AHP also evaluated the effectiveness of the Systematic Training to Assist in the Recovery of Trauma (START) curriculum to determine if the training was effective in increasing participants’ knowledge of trauma, trauma-related disorders within children, and appropriate interventions.
Mental Health Policy
CMHS-funded New Freedom Initiative: State Coalitions to Promote Community-Based Care (Olmstead). For the national evaluation, AHP collected, analyzed, and reported on Web-based progress report and interview data from all 54 participant states and territories. Sites were integrated into design decisions and survey questions through a series of conference calls. We produced materials prior to each call to facilitate discussion and decision-making.
The project created a customized database to track project activities and collect evaluation data. Individual state profiles and trend analysis reports were analyzed to measure progress. To support the project’s data collection activities, AHP offered data collection tools in multiple formats and provided ongoing consultation to all grantees.
New York State MH Financing Paper. Commissioned by the New York State Conference of Mental Hygiene Directors, AHP examined changes in mental health program financing in New York State. AHP staff:
- » Conducted a comprehensive literature review
- » Examined changes in mental health services and public policy in New York State and nationally
- » Conducted a secondary analysis of published and unpublished financial data from the New York State Office of Mental Health.
We then drafted a report that identified changes in expenditures and linked these to programming and policy. The report was presented by AHP staff at the annual NYS State Conference of Mental Hygiene Directors.
Oklahoma Department of Mental Health and Substance Abuse Services (ODMHSAS). Oklahoma is one of seven states to receive a five-year Mental Health Transformation State Incentive Grant (TSIG) from the federal Substance Abuse and Mental Health Services Administration (SAMHSA). The goal of these grants is to transform state mental health service systems from systems dictated by bureaucratic and financial incentives to recovery-facilitating systems driven by consumer and family needs.
ODMHSAS contracted with AHP to conduct needs assessment activities during the first year of the grant. AHP completed more than 100 focus groups and key informant interviews with a wide range of constituency groups from diverse geographic areas, as well as with the leadership of state agencies working in partnership with ODMHSAS. AHP also worked with ODMHSAS Decision Support Services staff to conduct secondary analyses of existing data from ODMHSAS and other relevant state agencies.

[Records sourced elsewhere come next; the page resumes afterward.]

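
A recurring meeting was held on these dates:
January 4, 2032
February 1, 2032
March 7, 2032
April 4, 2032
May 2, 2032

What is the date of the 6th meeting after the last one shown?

November 7, 2032

All dates are Sundays, 28, 35, 28, 28 days apart.
Specifically, the 1st Sunday of each month.
1st Sunday of June 2032: June 6, 2032.
July 2032 — 1st Sunday is July 4, 2032.
August 2032 — 1st Sunday is August 1, 2032.
September 2032 — 1st Sunday is September 5, 2032.
1st Sunday of October 2032: October 3, 2032.
1st Sunday of November 2032: November 7, 2032.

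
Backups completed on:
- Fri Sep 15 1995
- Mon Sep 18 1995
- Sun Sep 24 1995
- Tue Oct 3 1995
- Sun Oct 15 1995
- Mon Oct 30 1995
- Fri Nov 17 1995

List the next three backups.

Fri Dec 8 1995, Mon Jan 1 1996, Sun Jan 28 1996

Gaps: 3, 6, 9, 12, 15, 18 days — each gap is 3 larger than the previous one.
Next gap: 21 days. Fri Nov 17 1995 + 21 days = Fri Dec 8 1995.
Next gap: 24 days. Fri Dec 8 1995 + 24 days = Mon Jan 1 1996.
Next gap: 27 days. Mon Jan 1 1996 + 27 days = Sun Jan 28 1996.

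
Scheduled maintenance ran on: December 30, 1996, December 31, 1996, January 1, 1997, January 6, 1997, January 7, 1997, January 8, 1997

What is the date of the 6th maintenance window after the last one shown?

January 22, 1997

The gap pattern 1, 1, 5, 1, 1 repeats every 3 events.
These are the Mondays, Tuesdays and Wednesdays of each week.
The following Monday is January 13, 1997.
Next Tuesday: January 14, 1997.
Next Wednesday: January 15, 1997.
The following Monday is January 20, 1997.
Next Tuesday: January 21, 1997.
The following Wednesday is January 22, 1997.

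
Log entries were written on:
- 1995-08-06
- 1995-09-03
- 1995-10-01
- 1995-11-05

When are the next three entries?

1995-12-03, 1996-01-07, 1996-02-04

These are Sundays at 28- or 35-day spacing (28, 28, 35).
The pattern: 1st Sunday of the month.
1st Sunday of December 1995: 1995-12-03.
1st Sunday of January 1996: 1996-01-07.
February 1996 — 1st Sunday is 1996-02-04.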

AHP is leading two projects related to the Comprehensive Mental Health Plan developed by ODMHSAS as part of this grant. These include:
- » A study describing state agency policy changes across the TSIG grant period, based on in-person interviews with state agency representatives and other key policy makers
- » A behavioral healthcare workforce study, designed and implemented under the guidance of a local advisory team. AHP worked with the local advisory team to identify local workforce-related concerns and interests, then planned evaluation activities that would respond to them.